Review: Tom Aikens Restaurant
Popular culture can be a depressing economic barometer. In the 90s and early 2000s British music was all working-class, boy-done-good swagger. It didn’t seem weird that Noel Gallagher had been invited to 10 Downing Street, or that he’d agreed to go.
Today, two thirds of chart acts went to public school and the chances of the Rizzle Kicks sharing afternoon tea with David Cameron are slim. A decade ago British art was still reverberating to the sound the Young British Artists – all loud colours and louder ideas. Last year’s Turner Prize winner, Martin Boyce’s Do Words Have Voices, consisted of geometric shapes carved from bare wood and concrete. He narrowly pipped George Shaw’s paintings of decaying Midlands suburbia.
When Tom Aikens Restaurant (no apostrophe) opened in 2003, it was a minimalist sea of starched white table cloths, deep mahogany floors and deeper-pile carpets. White roses adorned the tables and heavy blinds shielded diners form the outside world. It was a statement restaurant – and the statement was: “I have a lot of cash”.

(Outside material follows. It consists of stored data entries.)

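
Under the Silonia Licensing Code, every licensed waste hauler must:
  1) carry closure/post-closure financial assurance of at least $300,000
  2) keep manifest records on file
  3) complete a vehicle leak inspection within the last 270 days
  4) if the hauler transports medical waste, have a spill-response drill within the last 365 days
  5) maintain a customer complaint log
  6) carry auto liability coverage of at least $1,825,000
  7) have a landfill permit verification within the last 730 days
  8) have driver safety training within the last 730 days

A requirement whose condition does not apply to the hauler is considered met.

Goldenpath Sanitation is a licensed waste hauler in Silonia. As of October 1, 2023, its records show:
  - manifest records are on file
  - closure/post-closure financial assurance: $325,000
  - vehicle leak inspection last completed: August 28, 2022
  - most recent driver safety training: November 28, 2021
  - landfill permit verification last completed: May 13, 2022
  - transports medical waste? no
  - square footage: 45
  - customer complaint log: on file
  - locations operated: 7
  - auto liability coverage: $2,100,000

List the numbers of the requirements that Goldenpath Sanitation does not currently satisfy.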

It worked. In 2005 it placed eighth in a list of the world’s best restaurants and Aikens was recognised as one of the foremost chefs of his generation. But the 2000s had a cruel sting in their tail and in 2008 Tom Aikens Restaurant slumped into administration.

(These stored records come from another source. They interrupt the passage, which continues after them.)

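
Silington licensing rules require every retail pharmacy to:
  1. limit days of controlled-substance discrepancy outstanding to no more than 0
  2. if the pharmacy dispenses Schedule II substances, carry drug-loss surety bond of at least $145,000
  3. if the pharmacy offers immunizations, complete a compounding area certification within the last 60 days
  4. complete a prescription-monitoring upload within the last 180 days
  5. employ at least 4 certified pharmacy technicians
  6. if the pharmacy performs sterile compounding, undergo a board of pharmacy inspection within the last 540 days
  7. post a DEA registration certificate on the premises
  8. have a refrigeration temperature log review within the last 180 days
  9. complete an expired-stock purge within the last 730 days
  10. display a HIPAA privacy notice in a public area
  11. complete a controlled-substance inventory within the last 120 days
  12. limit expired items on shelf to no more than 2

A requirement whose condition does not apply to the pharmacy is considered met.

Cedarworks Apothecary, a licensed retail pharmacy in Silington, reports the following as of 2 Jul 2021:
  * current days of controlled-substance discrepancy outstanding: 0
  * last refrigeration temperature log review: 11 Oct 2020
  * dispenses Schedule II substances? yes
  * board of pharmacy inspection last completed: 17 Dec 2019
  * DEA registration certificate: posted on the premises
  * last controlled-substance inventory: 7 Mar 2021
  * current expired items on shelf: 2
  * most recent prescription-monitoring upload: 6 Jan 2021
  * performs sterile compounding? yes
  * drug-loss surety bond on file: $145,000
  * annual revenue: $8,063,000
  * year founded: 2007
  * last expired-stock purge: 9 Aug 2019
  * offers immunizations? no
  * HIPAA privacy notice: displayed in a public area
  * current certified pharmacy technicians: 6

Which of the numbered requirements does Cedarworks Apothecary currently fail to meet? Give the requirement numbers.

1. days of controlled-substance discrepancy outstanding 0 ≤ 0 → met
2. condition 'dispenses Schedule II substances' holds; drug-loss surety bond $145,000 ≥ $145,000 → met
3. condition 'offers immunizations' does not hold → requirement n/a → met
4. prescription-monitoring upload 177 days ago vs limit 180 → met
5. certified pharmacy technicians 6 ≥ 4 → met
6. condition 'performs sterile compounding' holds; board of pharmacy inspection 563 days ago vs limit 540 → not met
7. DEA registration certificate present → met
8. refrigeration temperature log review 264 days ago vs limit 180 → not met
9. expired-stock purge 693 days ago vs limit 730 → met
10. HIPAA privacy notice present → met
11. controlled-substance inventory 117 days ago vs limit 120 → met
12. expired items on shelf 2 ≤ 2 → met
Not met: 6, 8

6, 8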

It survived and over the summer closed its doors for a major refurbishment, finally reopening, unrecognisable, last week. You won’t see any white or mahogany now – the walls are dull, mushy-pea green, stenciled with famous quotations like Socrates’ “Thou shouldst eat to live; not live to eat”.
The atmosphere is more “make do and mend” than “make loads of money,” right down to the wine list glued into the pages of a vintage “wines of the world” volume and the hand-crafted crockery. There is an earthy, Scandinavian feel to it; not the fly-away minimalism of Ikea, more like a cabin in the hills, or a second hand bookshop.

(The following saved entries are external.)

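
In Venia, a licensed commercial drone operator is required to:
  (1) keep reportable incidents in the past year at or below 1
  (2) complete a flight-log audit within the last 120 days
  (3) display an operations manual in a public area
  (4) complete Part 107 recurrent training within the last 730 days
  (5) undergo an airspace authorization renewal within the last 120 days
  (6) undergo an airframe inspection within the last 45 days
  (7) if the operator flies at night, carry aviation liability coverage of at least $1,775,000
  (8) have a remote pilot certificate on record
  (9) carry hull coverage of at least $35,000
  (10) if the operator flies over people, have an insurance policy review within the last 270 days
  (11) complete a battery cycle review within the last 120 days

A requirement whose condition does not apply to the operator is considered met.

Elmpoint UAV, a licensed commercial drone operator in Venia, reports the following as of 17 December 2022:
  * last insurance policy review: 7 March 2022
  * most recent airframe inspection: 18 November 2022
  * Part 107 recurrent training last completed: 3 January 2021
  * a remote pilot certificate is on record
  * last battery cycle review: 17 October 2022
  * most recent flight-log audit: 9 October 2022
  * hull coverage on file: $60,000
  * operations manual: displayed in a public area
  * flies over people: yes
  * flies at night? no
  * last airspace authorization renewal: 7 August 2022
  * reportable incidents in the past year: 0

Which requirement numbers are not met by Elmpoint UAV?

5, 10

1. reportable incidents in the past year 0 ≤ 1 → met
2. flight-log audit 69 days ago vs limit 120 → met
3. operations manual present → met
4. Part 107 recurrent training 713 days ago vs limit 730 → met
5. airspace authorization renewal 132 days ago vs limit 120 → not met
6. airframe inspection 29 days ago vs limit 45 → met
7. condition 'flies at night' does not hold → requirement n/a → met
8. remote pilot certificate present → met
9. hull coverage $60,000 ≥ $35,000 → met
10. condition 'flies over people' holds; insurance policy review 285 days ago vs limit 270 → not met
11. battery cycle review 61 days ago vs limit 120 → met
Not met: 5, 10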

The menu was delivered in an envelope, inside of which was a complex system involving coded columns, which we needed to have explained to us twice. The tasting menu seemed like the simplest option (you can have six, eight and 10 courses) and turned out to be a shrewd decision.
The pigeon consomme was a tender sliver of breast served beside islands of powder – seven or eight tiny hills, including one of dried carrot and another of bacon – which melted into the consomme when it was added at the table.
The scallop (singular) was cut rizla-thin and served with various iterations of apple, creating an earthy woodland scene that would have been made complete by a red squirrel peeking out from behind the deep-green sorbet.
The chorizo baked cod, topped with an impressive flourish of crispy skin, was a little heavy six courses in, which wasn’t something the perfect rectangle of piglet that followed could be accused of.
The beetroot fondant featured a comprehensive who’s who of the beet world – a very fashionable root at the moment – with slices and rolls and jellies, all nestled besides dark berries. It was typical of Aiken’s food – fiddly but fascinating.
The desserts were no less painstakingly constructed. The pistachio brick looked like a glacial mountain, with clear shards of caramel towering above a mossy-green covering of nut.
By the time the cheese was polished off, we’d been in the restaurant over four hours (the fact I was sat in front of a mirror, meaning my guest could spend half the evening peering at her own reflection rather than looking at me, may, have given the night extra mileage). Tom Aikens Restaurant is the way great food should be served in these post-recession times – without stuffiness or ostentation. It comes very highly recommended.